As he drew nearer, Hermione felt her throat constrict with equal parts despair and desperate hope. The moment his gaze locked on hers, words tumbled out, shaking. “Oh! Oh, thank heavens you are here. He took her, Phinneas. He had a pistol and pointed it at her head!”
“Which direction?”
“That way,” one of the cousins said, pointing. “He’s in a black carriage with no markings, and Charity is following behind him in a hired hack.”
“Return home immediately,” he commanded, his voice like steel. “All of you. I will get her back.”
Hermione forced herself to speak though terror made her throat tight. “What about Baxter?”
Phinneas’ jaw set hard, his eyes dark with a fury she had never seen. “That all depends on the state I find Felicity in. If he’s harmed her, no power on earth will save him.”
“Go. Go now!” one of the cousins urged. “There’s no time to waste.”
Hermione’s hands trembled as she clutched at her skirts, but she could not look away as Phinneas spurred his horse forward, determination writ in every line of him. Relief, fear, guilt—all tangled within her. She prayed with every beat of her heart that Felicity would be found safe… and that Baxter’s cruelty would at last be brought to an end.
The house had the heavy quiet of a church, everyone listening for footsteps that never came. Hermione sat withFelicity’s cousins—Charity, Cordelia, and Benny—trying to keep her hands still in her lap and failing. The clock on the mantel ticked like a hammer, each strike another reminder that Phinneas and Felicity weren’t here, that no one knew how this would end. She kept thinking of Baxter and the ugly temper he wore like a second skin. She had brought him into their circle. She had let him close. That truth sat like a stone in her stomach.
When wheels finally rattled to a stop outside and the door opened, Hermione was on her feet. Felicity was brought upstairs at once; the doctor was sent for without ceremony. No explanations, no details—just the rush of people and the press of dread. The cousins clustered together again in the drawing room. Hermione stood, then sat, then stood once more. She fetched water, forgot she’d done it, and fetched it again.
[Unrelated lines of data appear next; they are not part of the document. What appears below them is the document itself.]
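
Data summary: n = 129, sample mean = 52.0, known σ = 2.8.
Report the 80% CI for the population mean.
(51.68, 52.32)

z-interval (σ known):
z* = 1.282 for 80% confidence

Margin of error = z* · σ/√n = 1.282 · 2.8/√129 = 0.32

CI: (52.0 - 0.32, 52.0 + 0.32) = (51.68, 52.32)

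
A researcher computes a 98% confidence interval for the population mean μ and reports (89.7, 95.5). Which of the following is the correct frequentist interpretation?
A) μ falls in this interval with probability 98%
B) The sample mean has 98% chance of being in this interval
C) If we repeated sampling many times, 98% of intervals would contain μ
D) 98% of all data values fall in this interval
C

A) Wrong — μ is fixed; the randomness lives in the interval, not in μ.
B) Wrong — x̄ is observed and sits in the interval by construction.
C) Correct — this is the frequentist long-run coverage interpretation.
D) Wrong — a CI is about the parameter μ, not individual data values.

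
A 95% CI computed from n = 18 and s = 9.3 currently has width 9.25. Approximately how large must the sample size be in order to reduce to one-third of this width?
n ≈ 162

CI width ∝ 1/√n
To reduce width by factor 3, need √n to grow by 3 → need 3² = 9 times as many samples.

Current: n = 18, width = 9.25
New: n = 162, width ≈ 2.89

Width reduced by factor of 9.25/2.89 = 3.20.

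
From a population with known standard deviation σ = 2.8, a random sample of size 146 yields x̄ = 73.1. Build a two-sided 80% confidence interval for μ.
(72.80, 73.40)

z-interval (σ known):
z* = 1.282 for 80% confidence

Margin of error = z* · σ/√n = 1.282 · 2.8/√146 = 0.30

CI: (73.1 - 0.30, 73.1 + 0.30) = (72.80, 73.40)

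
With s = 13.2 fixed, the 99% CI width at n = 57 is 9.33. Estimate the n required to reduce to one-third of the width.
n ≈ 513

CI width ∝ 1/√n
To reduce width by factor 3, need √n to grow by 3 → need 3² = 9 times as many samples.

Current: n = 57, width = 9.33
New: n = 513, width ≈ 3.01

Width reduced by factor of 9.33/3.01 = 3.10.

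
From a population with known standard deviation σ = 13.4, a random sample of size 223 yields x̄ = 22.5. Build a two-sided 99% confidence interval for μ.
(20.19, 24.81)

z-interval (σ known):
z* = 2.576 for 99% confidence

Margin of error = z* · σ/√n = 2.576 · 13.4/√223 = 2.31

CI: (22.5 - 2.31, 22.5 + 2.31) = (20.19, 24.81)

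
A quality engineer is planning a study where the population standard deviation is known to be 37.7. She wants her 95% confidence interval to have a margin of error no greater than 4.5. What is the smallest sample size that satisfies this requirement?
n ≥ 270

For margin E ≤ 4.5:
n ≥ (z* · σ / E)²
n ≥ (1.960 · 37.7 / 4.5)²
n ≥ 269.63

Minimum n = 270 (rounding up)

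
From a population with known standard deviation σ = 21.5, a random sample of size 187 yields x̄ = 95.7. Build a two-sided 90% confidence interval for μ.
(93.11, 98.29)

z-interval (σ known):
z* = 1.645 for 90% confidence

Margin of error = z* · σ/√n = 1.645 · 21.5/√187 = 2.59

CI: (95.7 - 2.59, 95.7 + 2.59) = (93.11, 98.29)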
Time stretched. The house settled around them into a hush broken only by the creak of the stair and the low murmur of servants passing word along the corridor. Hermione pressed her knuckles to her mouth to keep from asking questions no one could answer. She thought of Felicity’s laugh in the modiste’s that afternoon, the way joy had lit her face over a bolt of deep blue silk. She thought of Phinneas’s quiet way of loving—steady, protective, tender under all that cool control. If anything happened to either of them…
At last the doctor appeared. He spoke to her mother first, then turned to the little group watching him as if he held the world in his hands. His verdict was plain: Lord Randford would recover. It would take time and rest. He would live.
Hermione’s knees went weak. Relief hit so hard it made her dizzy. She sat because she had to, because the room tilted, because her hands were shaking too much to pretend otherwise. Across from her, Felicity’s cousins let out the breaths they’d been holding. Charity swiped at her eyes like she wanted to fight someone for making them water.
Talk of the ball rose and fell in the room. They all knew the answer before anyone said it aloud.
“It cannot proceed as planned. Not after this,” Benny said.